There was a chorus of affirmatives. "I came in for fallen arches, and got three internals in the first five hours," said one woman. "Then they gave me a hysterectomy, and now I'm on chemotherapy. But my fallen arches are where they always were, somewhere outside Auckland."

"I'm the cook around here, and I wandered into women's surgical with an omelette for a patient with special dietary needs. I'd hardly delivered the omelette when I was given a full internal and then I was told I had a touch of rheumatism in my shoulder. Then they put me under and I was given a liver transplant, even though I won the Gold Medal in the Liver Olympics in Seoul last year."

"I've got chronic dandruff," said another woman. "Nobody's looked at my head yet. But I've had two internals, a kidney transplant and at the moment I've got my foot in plaster. I expect to have the odd amputation for gangrene quite soon now."

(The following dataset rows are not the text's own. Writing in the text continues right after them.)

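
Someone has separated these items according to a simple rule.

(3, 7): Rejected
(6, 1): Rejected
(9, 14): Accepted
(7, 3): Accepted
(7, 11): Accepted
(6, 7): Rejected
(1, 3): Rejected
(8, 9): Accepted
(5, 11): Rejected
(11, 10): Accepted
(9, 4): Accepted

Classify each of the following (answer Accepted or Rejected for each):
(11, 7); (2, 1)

Accepted, Rejected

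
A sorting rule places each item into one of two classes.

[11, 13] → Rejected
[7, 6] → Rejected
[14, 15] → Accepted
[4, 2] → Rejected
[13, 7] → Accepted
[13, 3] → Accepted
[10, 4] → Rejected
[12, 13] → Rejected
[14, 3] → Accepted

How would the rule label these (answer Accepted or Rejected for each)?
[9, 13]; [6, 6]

The common property of the 'Accepted' items is: first ≥ 13. No 'Rejected' item has it.

Rejected, Rejected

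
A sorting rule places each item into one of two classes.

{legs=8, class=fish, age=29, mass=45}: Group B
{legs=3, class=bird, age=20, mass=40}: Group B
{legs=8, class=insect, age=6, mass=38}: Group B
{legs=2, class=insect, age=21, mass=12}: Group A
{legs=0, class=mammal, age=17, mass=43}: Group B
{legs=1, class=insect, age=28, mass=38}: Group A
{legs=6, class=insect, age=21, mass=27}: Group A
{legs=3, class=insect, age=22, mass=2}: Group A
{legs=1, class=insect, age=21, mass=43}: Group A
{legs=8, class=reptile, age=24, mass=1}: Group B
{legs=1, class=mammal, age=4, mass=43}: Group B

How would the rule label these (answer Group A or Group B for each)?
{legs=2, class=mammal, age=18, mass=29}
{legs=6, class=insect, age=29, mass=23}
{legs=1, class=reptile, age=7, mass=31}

Group B, Group A, Group B

All 'Group A' examples share one property — class is insect AND age ≥ 17 — and every 'Group B' example lacks it.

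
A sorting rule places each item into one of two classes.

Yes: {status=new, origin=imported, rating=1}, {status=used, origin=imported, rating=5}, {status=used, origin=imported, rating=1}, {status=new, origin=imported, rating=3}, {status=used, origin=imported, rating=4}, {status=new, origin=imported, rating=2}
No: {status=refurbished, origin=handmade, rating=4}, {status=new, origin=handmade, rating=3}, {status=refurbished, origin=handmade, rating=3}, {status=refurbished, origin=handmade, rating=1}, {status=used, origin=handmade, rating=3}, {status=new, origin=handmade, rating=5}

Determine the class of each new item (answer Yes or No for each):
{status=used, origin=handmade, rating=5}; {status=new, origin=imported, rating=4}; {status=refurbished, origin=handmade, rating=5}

No, Yes, No

One predicate separates the groups cleanly: origin is imported.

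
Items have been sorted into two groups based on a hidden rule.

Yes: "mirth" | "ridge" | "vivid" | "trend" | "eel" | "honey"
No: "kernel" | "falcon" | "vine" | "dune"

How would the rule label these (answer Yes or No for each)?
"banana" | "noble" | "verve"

'Yes' ⟺ odd length.
"banana": length 6 — does not pass, so No.
"noble": length 5 — qualifies, so Yes.
"verve": length 5 — qualifies, so Yes.

No, Yes, Yes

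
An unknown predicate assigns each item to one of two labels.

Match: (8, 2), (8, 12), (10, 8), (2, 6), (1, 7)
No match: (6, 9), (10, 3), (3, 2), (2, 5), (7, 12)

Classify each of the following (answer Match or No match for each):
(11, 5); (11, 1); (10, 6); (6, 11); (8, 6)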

"You think that's bad," said another voice. "They gave me an internal when I arrived, and then they gave me a radical hysterectomy."

"What's so bad about that?"

"What's so bad about that? I came in for a prostate operation. I'm a bloke."

There was a pause. "Was". "Still, it's great to be living in the fastest growing economy in the world, in which someone like Charles Haughey can have a two million tax bill waived, isn't it?"

A long silence filled the greasy spaces between the patients, the pots and the pans.